Wageningen Environmental Research (WENR), Wageningen University & Research, Wageningen, Netherlands.
International Institute for Applied Systems Analysis (IIASA), Laxenburg, Austria.
PLoS One. 2023 Jul 13;18(7):e0287731. doi: 10.1371/journal.pone.0287731. eCollection 2023.
Reference data is key to produce reliable crop type and cropland maps. Although research projects, national and international programs as well as local initiatives constantly gather crop related reference data, finding, collecting, and harmonizing data from different sources is a challenging task. Furthermore, ethical, legal, and consent-related restrictions associated with data sharing represent a common dilemma faced by international research projects. We address these dilemmas by building a community-based, open, harmonised reference data repository at global extent, ready for model training or product validation. Our repository contains data from different sources such as the Group on Earth Observations Global Agricultural Monitoring Initiative (GEOGLAM) Joint Experiment for Crop Assessment and Monitoring (JECAM) sites, the Radiant MLHub, the Future Harvest (CGIAR) centers, the National Aeronautics and Space Administration Food Security and Agriculture Program (NASA Harvest), the International Institute for Applied Systems Analysis (IIASA) citizen science platforms (LACO-Wiki and Geo-Wiki), as well as from individual project contributions. Data of 2016 onwards were collected, harmonised, and annotated. The data sets spatial, temporal, and thematic quality were assessed applying rules developed in this research. Currently, the repository holds around 75 million harmonised observations with standardized metadata of which a large share is available to the public. The repository, funded by ESA through the WorldCereal project, can be used for either the calibration of image classification deep learning algorithms or the validation of Earth Observation generated products, such as global cropland extent and maize and wheat maps. We recommend continuing and institutionalizing this reference data initiative e.g. through GEOGLAM, and encouraging the community to publish land cover and crop type data following the open science and open data principles.

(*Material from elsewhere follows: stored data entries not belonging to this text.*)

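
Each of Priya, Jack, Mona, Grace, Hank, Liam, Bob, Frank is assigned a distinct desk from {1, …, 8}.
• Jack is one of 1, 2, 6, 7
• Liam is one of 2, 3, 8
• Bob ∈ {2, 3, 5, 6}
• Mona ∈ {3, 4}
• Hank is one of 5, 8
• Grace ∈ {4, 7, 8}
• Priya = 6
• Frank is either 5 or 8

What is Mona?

4

Priya has just one choice, so Priya = 6. Strike 6 from Jack, Bob.
Among the 7 still-open variables, 1 fits only Jack (and all 7 values in {1, 2, 3, 4, 5, 7, 8} must be used), so Jack = 1.
The 6 still-open variables together cover exactly {2, 3, 4, 5, 7, 8} — 6 values for 6 variables — and 7 appears only in Grace's list, so Grace = 7.
The 5 still-open variables together cover exactly {2, 3, 4, 5, 8} — 5 values for 5 variables — and 4 appears only in Mona's list, so Mona = 4.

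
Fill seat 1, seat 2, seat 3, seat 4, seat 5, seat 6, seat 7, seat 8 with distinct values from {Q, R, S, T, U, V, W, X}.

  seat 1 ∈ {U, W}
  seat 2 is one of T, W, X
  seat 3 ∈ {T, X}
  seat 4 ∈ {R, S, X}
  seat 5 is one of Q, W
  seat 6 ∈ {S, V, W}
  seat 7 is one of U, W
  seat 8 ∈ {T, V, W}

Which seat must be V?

seat 8

Among the 8 variables, Q fits only seat 5 (and all 8 values in {Q, R, S, T, U, V, W, X} must be used), so seat 5 = Q.
The 7 still-open variables draw from only 7 values {R, S, T, U, V, W, X}, so each is used; only seat 4 can be R, hence seat 4 = R.
The 6 still-open variables draw from only 6 values {S, T, U, V, W, X}, so each is used; only seat 6 can be S, hence seat 6 = S.
The 5 still-open variables together cover exactly {T, U, V, W, X} — 5 values for 5 variables — and V appears only in seat 8's list, so seat 8 = V.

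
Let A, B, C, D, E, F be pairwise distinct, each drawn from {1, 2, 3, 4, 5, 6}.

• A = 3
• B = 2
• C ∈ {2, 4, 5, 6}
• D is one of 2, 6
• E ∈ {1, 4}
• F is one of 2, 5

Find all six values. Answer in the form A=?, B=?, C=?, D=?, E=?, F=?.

A=3, B=2, C=4, D=6, E=1, F=5

A has just one choice, so A = 3.
That leaves B = 2. So C, D, F can't be 2.
D's domain is down to {6}, so D = 6. Strike 6 from C.
F must be 5 (only option left). Remove 5 from C.
C must be 4 (only option left). Strike 4 from E.
E must be 1 (only option left).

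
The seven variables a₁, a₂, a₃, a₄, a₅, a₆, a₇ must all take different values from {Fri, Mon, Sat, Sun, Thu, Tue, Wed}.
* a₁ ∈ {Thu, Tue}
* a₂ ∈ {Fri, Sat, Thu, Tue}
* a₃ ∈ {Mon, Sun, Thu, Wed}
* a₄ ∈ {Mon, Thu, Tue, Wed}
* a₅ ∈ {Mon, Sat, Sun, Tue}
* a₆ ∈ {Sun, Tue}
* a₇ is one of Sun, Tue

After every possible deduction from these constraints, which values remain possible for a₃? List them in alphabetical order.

The 7 variables draw from only 7 values {Fri, Mon, Sat, Sun, Thu, Tue, Wed}, so each is used; only a₂ can be Fri, hence a₂ = Fri.
The 6 still-open variables together cover exactly {Mon, Sat, Sun, Thu, Tue, Wed} — 6 values for 6 variables — and Sat appears only in a₅'s list, so a₅ = Sat.
a₆ and a₇ between them cover only {Sun, Tue} — a naked pair. Remove those values from a₁, a₃, a₄.
a₁'s domain is down to {Thu}, so a₁ = Thu. So a₃, a₄ can't be Thu.
No further eliminations apply; a₃ can still be any of Mon, Wed.

Mon, Wed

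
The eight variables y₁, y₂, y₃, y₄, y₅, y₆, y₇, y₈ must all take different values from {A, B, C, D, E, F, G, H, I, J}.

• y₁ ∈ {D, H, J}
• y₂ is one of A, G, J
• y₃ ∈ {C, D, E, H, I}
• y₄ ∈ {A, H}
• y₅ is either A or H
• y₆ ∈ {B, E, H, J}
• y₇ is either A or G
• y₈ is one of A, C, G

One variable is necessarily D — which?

y₁

y₄ and y₅ between them cover only {A, H} — a naked pair. Remove those values from y₁, y₂, y₃, y₆, y₇, y₈.
That leaves y₇ = G. Strike G from y₂, y₈.
That leaves y₈ = C. Eliminate C elsewhere: y₃.
y₂ has just one choice, so y₂ = J. Strike J from y₁, y₆.
So D goes to y₁.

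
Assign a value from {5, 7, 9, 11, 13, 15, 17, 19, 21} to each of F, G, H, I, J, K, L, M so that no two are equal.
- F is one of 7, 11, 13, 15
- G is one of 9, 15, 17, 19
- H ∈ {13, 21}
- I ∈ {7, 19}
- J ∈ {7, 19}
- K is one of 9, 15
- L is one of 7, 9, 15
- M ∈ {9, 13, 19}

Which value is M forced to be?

Among the 8 variables, 11 fits only F (and all 8 values in {7, 9, 11, 13, 15, 17, 19, 21} must be used), so F = 11.
Among the 7 still-open variables, 17 fits only G (and all 7 values in {7, 9, 13, 15, 17, 19, 21} must be used), so G = 17.
Among the 6 still-open variables, 21 fits only H (and all 6 values in {7, 9, 13, 15, 19, 21} must be used), so H = 21.
Among the 5 still-open variables, 13 fits only M (and all 5 values in {7, 9, 13, 15, 19} must be used), so M = 13.

13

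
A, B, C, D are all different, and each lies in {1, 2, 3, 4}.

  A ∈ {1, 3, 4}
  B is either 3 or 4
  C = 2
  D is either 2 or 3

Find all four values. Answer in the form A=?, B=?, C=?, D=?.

C must be 2 (only option left). So D can't be 2.
That leaves D = 3. Strike 3 from A, B.
B has just one choice, so B = 4. Eliminate 4 elsewhere: A.
That leaves A = 1.

A=1, B=4, C=2, D=3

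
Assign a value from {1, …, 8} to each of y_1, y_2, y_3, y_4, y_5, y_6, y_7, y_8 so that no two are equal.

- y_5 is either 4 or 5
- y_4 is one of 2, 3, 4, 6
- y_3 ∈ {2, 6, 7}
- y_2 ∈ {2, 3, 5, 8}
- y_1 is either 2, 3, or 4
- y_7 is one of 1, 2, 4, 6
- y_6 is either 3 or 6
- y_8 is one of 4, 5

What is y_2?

Among the 8 variables, 1 fits only y_7 (and all 8 values in {1, 2, 3, 4, 5, 6, 7, 8} must be used), so y_7 = 1.
Among the 7 still-open variables, 7 fits only y_3 (and all 7 values in {2, 3, 4, 5, 6, 7, 8} must be used), so y_3 = 7.
Among the 6 still-open variables, 8 fits only y_2 (and all 6 values in {2, 3, 4, 5, 6, 8} must be used), so y_2 = 8.

8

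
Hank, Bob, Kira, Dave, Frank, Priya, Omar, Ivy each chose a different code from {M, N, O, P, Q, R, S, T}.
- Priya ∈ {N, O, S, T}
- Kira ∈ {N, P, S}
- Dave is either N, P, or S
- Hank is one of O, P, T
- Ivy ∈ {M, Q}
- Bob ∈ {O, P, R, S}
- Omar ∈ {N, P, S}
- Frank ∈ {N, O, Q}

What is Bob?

The 8 variables together cover exactly {M, N, O, P, Q, R, S, T} — 8 values for 8 variables — and M appears only in Ivy's list, so Ivy = M.
The 7 still-open variables draw from only 7 values {N, O, P, Q, R, S, T}, so each is used; only Frank can be Q, hence Frank = Q.
The 6 still-open variables together cover exactly {N, O, P, R, S, T} — 6 values for 6 variables — and R appears only in Bob's list, so Bob = R.

R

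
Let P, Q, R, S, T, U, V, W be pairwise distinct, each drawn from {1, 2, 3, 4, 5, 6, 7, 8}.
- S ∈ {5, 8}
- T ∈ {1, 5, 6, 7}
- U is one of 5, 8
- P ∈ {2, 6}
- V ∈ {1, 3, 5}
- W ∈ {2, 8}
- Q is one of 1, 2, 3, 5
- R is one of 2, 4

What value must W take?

The 8 variables draw from only 8 values {1, 2, 3, 4, 5, 6, 7, 8}, so each is used; only R can be 4, hence R = 4.
The 7 still-open variables together cover exactly {1, 2, 3, 5, 6, 7, 8} — 7 values for 7 variables — and 7 appears only in T's list, so T = 7.
The 6 still-open variables draw from only 6 values {1, 2, 3, 5, 6, 8}, so each is used; only P can be 6, hence P = 6.
S and U share exactly the 2 values {5, 8}; by pigeonhole those values go to them, so strike 5, 8 from Q, V, W.
So W = 2.

2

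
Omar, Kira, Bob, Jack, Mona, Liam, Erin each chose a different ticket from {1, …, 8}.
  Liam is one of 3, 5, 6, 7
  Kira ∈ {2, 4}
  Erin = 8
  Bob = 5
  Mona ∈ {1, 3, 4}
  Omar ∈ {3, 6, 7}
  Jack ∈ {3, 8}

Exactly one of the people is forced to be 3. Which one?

Jack

Bob must be 5 (only option left). Strike 5 from Liam.
Erin must be 8 (only option left). Strike 8 from Jack.
So 3 goes to Jack.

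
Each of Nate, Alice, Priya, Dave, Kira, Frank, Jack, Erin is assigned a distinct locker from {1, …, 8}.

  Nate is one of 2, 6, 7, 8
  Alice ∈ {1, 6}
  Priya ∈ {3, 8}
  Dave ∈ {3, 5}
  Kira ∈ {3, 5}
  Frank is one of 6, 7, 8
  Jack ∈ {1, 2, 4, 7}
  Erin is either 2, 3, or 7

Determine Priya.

The 8 variables together cover exactly {1, 2, 3, 4, 5, 6, 7, 8} — 8 values for 8 variables — and 4 appears only in Jack's list, so Jack = 4.
The 7 still-open variables together cover exactly {1, 2, 3, 5, 6, 7, 8} — 7 values for 7 variables — and 1 appears only in Alice's list, so Alice = 1.
The 2 variables Dave and Kira are confined to {3, 5}, which locks those values in; drop them from Priya, Erin.
So Priya = 8.

8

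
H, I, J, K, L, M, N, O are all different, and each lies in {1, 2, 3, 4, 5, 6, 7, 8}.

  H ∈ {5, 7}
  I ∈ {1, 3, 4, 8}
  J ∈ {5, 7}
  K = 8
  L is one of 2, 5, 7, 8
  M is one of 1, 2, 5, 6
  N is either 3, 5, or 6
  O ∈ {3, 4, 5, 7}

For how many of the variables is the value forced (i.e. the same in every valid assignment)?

2

K's domain is down to {8}, so K = 8. Remove 8 from I, L.
H and J between them cover only {5, 7} — a naked pair. Remove those values from L, M, N, O.
L must be 2 (only option left). Strike 2 from M.
Determined: K=8, L=2. The other variables each still have more than one consistent value. That makes 2.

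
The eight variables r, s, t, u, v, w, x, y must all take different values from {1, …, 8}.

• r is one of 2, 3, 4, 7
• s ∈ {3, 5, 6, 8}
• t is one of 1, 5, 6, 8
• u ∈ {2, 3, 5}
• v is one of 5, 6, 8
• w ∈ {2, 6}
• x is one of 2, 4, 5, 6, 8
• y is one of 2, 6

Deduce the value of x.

4

The 8 variables draw from only 8 values {1, 2, 3, 4, 5, 6, 7, 8}, so each is used; only t can be 1, hence t = 1.
The 7 still-open variables together cover exactly {2, 3, 4, 5, 6, 7, 8} — 7 values for 7 variables — and 7 appears only in r's list, so r = 7.
The 6 still-open variables draw from only 6 values {2, 3, 4, 5, 6, 8}, so each is used; only x can be 4, hence x = 4.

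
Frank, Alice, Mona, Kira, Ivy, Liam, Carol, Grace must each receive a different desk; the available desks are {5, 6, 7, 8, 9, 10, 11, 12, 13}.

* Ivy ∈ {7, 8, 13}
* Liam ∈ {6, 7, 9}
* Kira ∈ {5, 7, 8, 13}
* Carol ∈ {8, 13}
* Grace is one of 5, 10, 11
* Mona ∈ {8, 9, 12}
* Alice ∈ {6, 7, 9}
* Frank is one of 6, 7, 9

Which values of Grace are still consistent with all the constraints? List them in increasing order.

10, 11

Frank, Alice, Liam between them cover only {6, 7, 9} — a naked triple. Remove those values from Mona, Kira, Ivy.
Ivy and Carol share exactly the 2 values {8, 13}; by pigeonhole those values go to them, so strike 8, 13 from Mona, Kira.
Mona must be 12 (only option left).
That leaves Kira = 5. So Grace can't be 5.
No further eliminations apply; Grace can still be any of 10, 11.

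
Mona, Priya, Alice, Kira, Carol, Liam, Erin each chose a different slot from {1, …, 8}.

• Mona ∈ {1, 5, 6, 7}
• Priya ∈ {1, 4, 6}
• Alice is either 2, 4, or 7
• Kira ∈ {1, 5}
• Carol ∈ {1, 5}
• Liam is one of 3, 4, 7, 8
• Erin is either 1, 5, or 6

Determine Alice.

Kira and Carol share exactly the 2 values {1, 5}; by pigeonhole those values go to them, so strike 1, 5 from Mona, Priya, Erin.
Erin must be 6 (only option left). Remove 6 from Mona, Priya.
Mona's domain is down to {7}, so Mona = 7. Strike 7 from Alice, Liam.
Priya has just one choice, so Priya = 4. Eliminate 4 elsewhere: Alice, Liam.
So Alice = 2.

2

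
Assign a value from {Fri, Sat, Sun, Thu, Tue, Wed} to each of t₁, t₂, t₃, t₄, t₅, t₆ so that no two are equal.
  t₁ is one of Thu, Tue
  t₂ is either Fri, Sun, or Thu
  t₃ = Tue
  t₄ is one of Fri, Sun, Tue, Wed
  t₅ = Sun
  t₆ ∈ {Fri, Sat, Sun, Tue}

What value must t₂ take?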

参考数据是生成可靠作物类型和耕地图的关键。尽管研究项目、国家和国际计划以及地方倡议不断收集与作物相关的参考数据,但从不同来源查找、收集和协调数据仍然是一项具有挑战性的任务。此外,与数据共享相关的伦理、法律和同意限制是国际研究项目面临的共同难题。我们通过构建一个基于社区的、开放的、全球范围的参考数据存储库来解决这些难题,该存储库可用于模型训练或产品验证。我们的存储库包含来自不同来源的数据,例如地球观测组织全球农业监测倡议(GEOGLAM)联合作物评估和监测实验(JECAM)站点、Radiant MLHub、未来收获(CGIAR)中心、美国国家航空航天局粮食安全和农业计划(NASA Harvest)、国际应用系统分析研究所(IIASA)公民科学平台(LACO-Wiki 和 Geo-Wiki),以及个别项目的贡献。我们收集、协调和注释了 2016 年以后的数据。应用本研究中开发的规则评估了数据集的空间、时间和主题质量。目前,该存储库拥有约 7500 万条经过协调的观测数据,并附有标准化元数据,其中大部分可供公众使用。该存储库由欧空局通过 WorldCereal 项目资助,可用于图像分类深度学习算法的校准,也可用于验证地球观测生成的产品,如全球耕地面积和玉米、小麦图。我们建议继续并将参考数据倡议制度化,例如通过 GEOGLAM,并鼓励社区按照开放科学和开放数据原则发布土地覆盖和作物类型数据。